— Хозяин, ты неправ! Ты ошибаешься, хозяин!
Морда некоторое время размышляет. Все это похоже на правду. Что дядя Миша исчез, он знает, и знает, что милиция тут ни при чем.
— Давайте брюнета, — командует он.
Мордята вводят Томина, по знаку отца освобождают его от пут.
— Дядя Саша! — вскакивает Сажин.
Восторженные объятия.
— Хрен с вами, давайте выпьем! — решает Морда.
Томин растирает руки, Вася, ухмыляясь во весь рот, тащит на стол водку.
Ардабьев с женой бродят по городу.
И по тому, как они смотрят друг на друга, как держатся, можно безошибочно заключить, что Вероника не устояла на своей рационалистически-порядочной позиции. Помолодела, расцвела, переживает вторую весну.
Оба счастливы, заново открывают для себя окружающее и радуются всему.

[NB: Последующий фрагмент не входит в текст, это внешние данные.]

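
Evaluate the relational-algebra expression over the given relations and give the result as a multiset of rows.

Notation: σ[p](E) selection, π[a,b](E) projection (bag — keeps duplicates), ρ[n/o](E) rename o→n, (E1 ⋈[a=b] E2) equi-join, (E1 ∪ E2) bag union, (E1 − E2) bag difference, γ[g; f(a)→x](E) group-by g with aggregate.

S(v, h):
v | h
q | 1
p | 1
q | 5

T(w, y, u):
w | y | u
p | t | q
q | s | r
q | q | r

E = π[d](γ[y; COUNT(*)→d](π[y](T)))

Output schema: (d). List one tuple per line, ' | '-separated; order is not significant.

Subexpression sizes:
  T → 3
  π[y](T) → 3
  γ[y; COUNT(*)→d](π[y](T)) → 3
  π[d](γ[y; COUNT(*)→d](π[y](T))) → 3

== RESULT ==
d
1
1
1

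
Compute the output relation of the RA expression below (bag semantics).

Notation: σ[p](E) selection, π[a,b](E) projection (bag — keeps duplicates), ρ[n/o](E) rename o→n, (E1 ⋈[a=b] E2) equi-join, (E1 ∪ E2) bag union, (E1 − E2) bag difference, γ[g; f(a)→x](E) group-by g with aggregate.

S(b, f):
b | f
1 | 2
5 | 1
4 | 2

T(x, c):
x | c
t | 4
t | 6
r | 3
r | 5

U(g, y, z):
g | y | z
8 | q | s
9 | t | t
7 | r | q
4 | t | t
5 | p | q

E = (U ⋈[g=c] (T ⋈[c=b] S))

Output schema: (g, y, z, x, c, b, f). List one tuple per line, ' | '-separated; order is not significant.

Per-node cardinality:
  U → 5
  T → 4
  S → 3
  (T ⋈[c=b] S) → 2
  (U ⋈[g=c] (T ⋈[c=b] S)) → 2

== RESULT ==
g | y | z | x | c | b | f
4 | t | t | t | 4 | 4 | 2
5 | p | q | r | 5 | 5 | 1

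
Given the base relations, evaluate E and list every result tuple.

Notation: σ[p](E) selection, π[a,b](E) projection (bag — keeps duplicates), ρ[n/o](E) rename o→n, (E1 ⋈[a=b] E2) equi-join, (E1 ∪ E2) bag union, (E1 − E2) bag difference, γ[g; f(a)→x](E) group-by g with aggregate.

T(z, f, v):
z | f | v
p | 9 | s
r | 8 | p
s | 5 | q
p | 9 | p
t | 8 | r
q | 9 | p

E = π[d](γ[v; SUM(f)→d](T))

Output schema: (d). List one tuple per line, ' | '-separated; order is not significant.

Subexpression sizes:
  T → 6
  γ[v; SUM(f)→d](T) → 4
  π[d](γ[v; SUM(f)→d](T)) → 4

== RESULT ==
d
5
8
9
26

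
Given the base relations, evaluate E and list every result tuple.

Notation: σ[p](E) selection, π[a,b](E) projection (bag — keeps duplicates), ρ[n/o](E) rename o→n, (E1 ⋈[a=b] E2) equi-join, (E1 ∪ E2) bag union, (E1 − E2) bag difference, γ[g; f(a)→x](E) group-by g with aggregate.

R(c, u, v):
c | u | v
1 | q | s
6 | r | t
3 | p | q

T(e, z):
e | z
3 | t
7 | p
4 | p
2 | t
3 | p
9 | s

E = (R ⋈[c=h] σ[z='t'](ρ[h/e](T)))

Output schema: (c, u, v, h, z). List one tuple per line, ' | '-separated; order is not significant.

Row counts bottom-up:
  R → 3
  T → 6
  ρ[h/e](T) → 6
  σ[z='t'](ρ[h/e](T)) → 2
  (R ⋈[c=h] σ[z='t'](ρ[h/e](T))) → 1

== RESULT ==
c | u | v | h | z
3 | p | q | 3 | t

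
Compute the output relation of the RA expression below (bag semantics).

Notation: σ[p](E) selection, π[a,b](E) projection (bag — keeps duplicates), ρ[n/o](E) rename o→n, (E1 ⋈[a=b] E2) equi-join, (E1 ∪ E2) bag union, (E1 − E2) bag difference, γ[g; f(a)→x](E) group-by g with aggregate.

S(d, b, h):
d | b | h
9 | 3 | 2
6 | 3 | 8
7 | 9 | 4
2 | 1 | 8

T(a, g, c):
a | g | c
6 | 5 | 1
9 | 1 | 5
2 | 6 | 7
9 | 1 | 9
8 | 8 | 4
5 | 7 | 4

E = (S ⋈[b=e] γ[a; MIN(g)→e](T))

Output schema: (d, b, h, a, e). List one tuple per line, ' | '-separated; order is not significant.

Per-node cardinality:
  S → 4
  T → 6
  γ[a; MIN(g)→e](T) → 5
  (S ⋈[b=e] γ[a; MIN(g)→e](T)) → 1

== RESULT ==
d | b | h | a | e
2 | 1 | 8 | 9 | 1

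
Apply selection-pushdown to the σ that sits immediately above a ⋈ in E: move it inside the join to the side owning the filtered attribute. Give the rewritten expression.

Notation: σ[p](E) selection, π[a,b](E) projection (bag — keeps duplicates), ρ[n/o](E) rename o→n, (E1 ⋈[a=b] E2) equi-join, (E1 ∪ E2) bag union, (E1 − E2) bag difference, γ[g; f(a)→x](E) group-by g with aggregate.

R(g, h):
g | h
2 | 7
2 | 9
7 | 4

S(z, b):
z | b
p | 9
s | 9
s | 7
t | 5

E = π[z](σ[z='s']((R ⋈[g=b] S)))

σ filters on z, owned by the right side.
E' = π[z]((R ⋈[g=b] σ[z='s'](S)))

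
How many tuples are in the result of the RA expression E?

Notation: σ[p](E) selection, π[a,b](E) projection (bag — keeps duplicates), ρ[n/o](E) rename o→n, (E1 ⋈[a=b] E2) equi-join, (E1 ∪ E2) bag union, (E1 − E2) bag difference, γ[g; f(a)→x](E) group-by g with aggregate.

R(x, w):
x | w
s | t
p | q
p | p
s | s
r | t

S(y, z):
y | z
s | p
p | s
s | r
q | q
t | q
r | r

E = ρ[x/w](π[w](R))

Row counts bottom-up:
  R → 5
  π[w](R) → 5
  ρ[x/w](π[w](R)) → 5

|E| = 5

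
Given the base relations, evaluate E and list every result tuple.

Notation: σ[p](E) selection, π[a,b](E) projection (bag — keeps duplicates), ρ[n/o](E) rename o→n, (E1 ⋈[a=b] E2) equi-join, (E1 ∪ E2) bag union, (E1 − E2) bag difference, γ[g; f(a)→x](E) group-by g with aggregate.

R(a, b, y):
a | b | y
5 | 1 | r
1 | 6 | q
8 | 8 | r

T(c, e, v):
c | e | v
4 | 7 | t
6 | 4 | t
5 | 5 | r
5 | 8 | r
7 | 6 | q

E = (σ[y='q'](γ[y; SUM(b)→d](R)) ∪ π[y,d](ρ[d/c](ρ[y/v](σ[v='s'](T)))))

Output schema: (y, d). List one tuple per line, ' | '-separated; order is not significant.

Row counts bottom-up:
  R → 3
  γ[y; SUM(b)→d](R) → 2
  σ[y='q'](γ[y; SUM(b)→d](R)) → 1
  T → 5
  σ[v='s'](T) → 0
  ρ[y/v](σ[v='s'](T)) → 0
  ρ[d/c](ρ[y/v](σ[v='s'](T))) → 0
  π[y,d](ρ[d/c](ρ[y/v](σ[v='s'](T)))) → 0
  (σ[y='q'](γ[y; SUM(b)→d](R)) ∪ π[y,d](ρ[d/c](ρ[y/v](σ[v='s'](T))))) → 1

== RESULT ==
y | d
q | 6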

Валентинов на «рабочем месте»: на людной вечерней улице у газетного стенда. К нему бочком протирается девушка, сует деньги, Валентинов что-то ей объясняет. Девушка отходит, приседает возле телефонной будки, завязывая шнурки кроссовок, и одновременно выуживает из-под будки небольшой пакетик.
Ее поглощает толпа, Валентинов провожает взглядом спешащую фигурку и вдруг видит Ардабьева. Радость преображает его усталое равнодушное лицо. Бросив свой пост, он кидается за Ардабьевым.
Тот смотрит на остановившего его человека сначала с недоумением, потом с испугом. Неужели это старый друг?
— Володька! Не узнал? Плохо выгляжу, да? Димка Валентинов! — и долго трясет протянутую руку. — Освободился!.. Встретились!.. Володька!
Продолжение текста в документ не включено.